Não estou falando de uma educação para o mercado, mas de uma relação de ensino capaz de mostrar ao profissional que cada escolha sua é também um ato de cidadania. Uma empresa não forma ninguém. Ela simplesmente contrata pessoas com o perfil desejado.

Um amigo afirmou estar assustado. Ele soube que, em uma universidade do Vale do Rio Doce, em Minas Gerais, alunos já não têm o menor pudor de admitir, por escrito NAS PROVAS DE ÉTICA que podem, sem tropeços, escrever o que solicita o político ou empresário. Para isso, bastaria pagar. Mais uma vez repito: os alunos escrevem tal asneira nas provas de ética. 

O decreto-lei derrubado pelo STF era da ditadura militar, de 1969. Foi um ato enviesado do regime autoritário, que pretendia impedir o acesso de intelectuais opositores aos jornais, mas acabou resultando em 40 anos de reconhecimento profissional.

A tendência atual é reconhecer e regulamentar as profissões. Isso não tem nada a ver com a censura. Está relacionado com a exigência e controle mínimo de qualidade no serviço prestado. Exemplos clássicos: conselhos regionais e federais de Engenharia e Arquitetura, Medicina, além da Ordem dos Advogados do Brasil.

A decisão do STF foi baseada no artigo 5º da Constituição Federal de 1988, inciso IV, que diz: “é livre a expressão da atividade intelectual, artística, científica e de comunicação, independentemente de censura ou licença”.  Mas faltou completar com o inciso XIII: “é livre o exercício de qualquer trabalho, ofício ou profissão, atendidas as qualificações profissionais que a lei estabelecer”.

O decreto-lei da ditadura já mostrou que as tentativas de censura precisam ser bem costuradas. Do contrário, o tiro pode sair pela culatra. A meu ver, neste caso não será diferente. É impossível exercer o controle absoluto das idéias e do pensamento.

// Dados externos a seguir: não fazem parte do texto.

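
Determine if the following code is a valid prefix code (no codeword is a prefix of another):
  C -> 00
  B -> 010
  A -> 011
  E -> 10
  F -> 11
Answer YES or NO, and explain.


Checking each pair (does one codeword prefix another?):
  C='00' vs B='010': no prefix
  C='00' vs A='011': no prefix
  C='00' vs E='10': no prefix
  C='00' vs F='11': no prefix
  B='010' vs C='00': no prefix
  B='010' vs A='011': no prefix
  B='010' vs E='10': no prefix
  B='010' vs F='11': no prefix
  A='011' vs C='00': no prefix
  A='011' vs B='010': no prefix
  A='011' vs E='10': no prefix
  A='011' vs F='11': no prefix
  E='10' vs C='00': no prefix
  E='10' vs B='010': no prefix
  E='10' vs A='011': no prefix
  E='10' vs F='11': no prefix
  F='11' vs C='00': no prefix
  F='11' vs B='010': no prefix
  F='11' vs A='011': no prefix
  F='11' vs E='10': no prefix
No violation found over all pairs.

YES -- this is a valid prefix code. No codeword is a prefix of any other codeword.


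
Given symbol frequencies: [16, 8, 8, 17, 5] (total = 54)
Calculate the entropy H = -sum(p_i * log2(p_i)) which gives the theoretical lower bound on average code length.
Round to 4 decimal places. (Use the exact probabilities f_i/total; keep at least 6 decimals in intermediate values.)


Per-symbol terms -p_i * log2(p_i) with p_i = f_i/54:
  p = 16/54 = 0.296296: log2(p) = -1.754888, -p*log2(p) = 0.519967
  p = 8/54 = 0.148148: log2(p) = -2.754888, -p*log2(p) = 0.408131
  p = 8/54 = 0.148148: log2(p) = -2.754888, -p*log2(p) = 0.408131
  p = 17/54 = 0.314815: log2(p) = -1.667425, -p*log2(p) = 0.524930
  p = 5/54 = 0.092593: log2(p) = -3.432959, -p*log2(p) = 0.317867
H = 0.519967 + 0.408131 + 0.408131 + 0.524930 + 0.317867 = 2.179026

H = 2.179 bits/symbol


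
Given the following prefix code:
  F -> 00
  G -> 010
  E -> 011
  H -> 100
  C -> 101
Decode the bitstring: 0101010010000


Decoding step by step:
Bits 010 -> G
Bits 101 -> C
Bits 00 -> F
Bits 100 -> H
Bits 00 -> F


Decoded message: GCFHF


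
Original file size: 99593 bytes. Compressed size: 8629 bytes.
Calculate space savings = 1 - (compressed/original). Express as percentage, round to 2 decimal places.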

A trincheira está posta: o silêncio do Governo, Congresso, sindicatos e Centrais será um grande débito com o futuro dos demais trabalhadores e da nossa Democracia.

Faço minhas as palavras da poetiza Cecília Meireles, no Romanceiro da Inconfidência:

“Liberdade, essa palavra que o sonho humano alimenta/que não há ninguém que explique e ninguém que não entenda/e a vizinhança não dorme, murmura, imagina, inventa, não fica bandeira escrita, mas fica escrita a sentença ….”


Verônica Pimenta é assessora de imprensa da CTB/MG. Graduada em Jornalismo e Radialismo, mestre em Comunicação Social pela UFMG, atualmente compõe a diretoria do Sindicato dos Jornalistas Profissionais de Minas Gerais.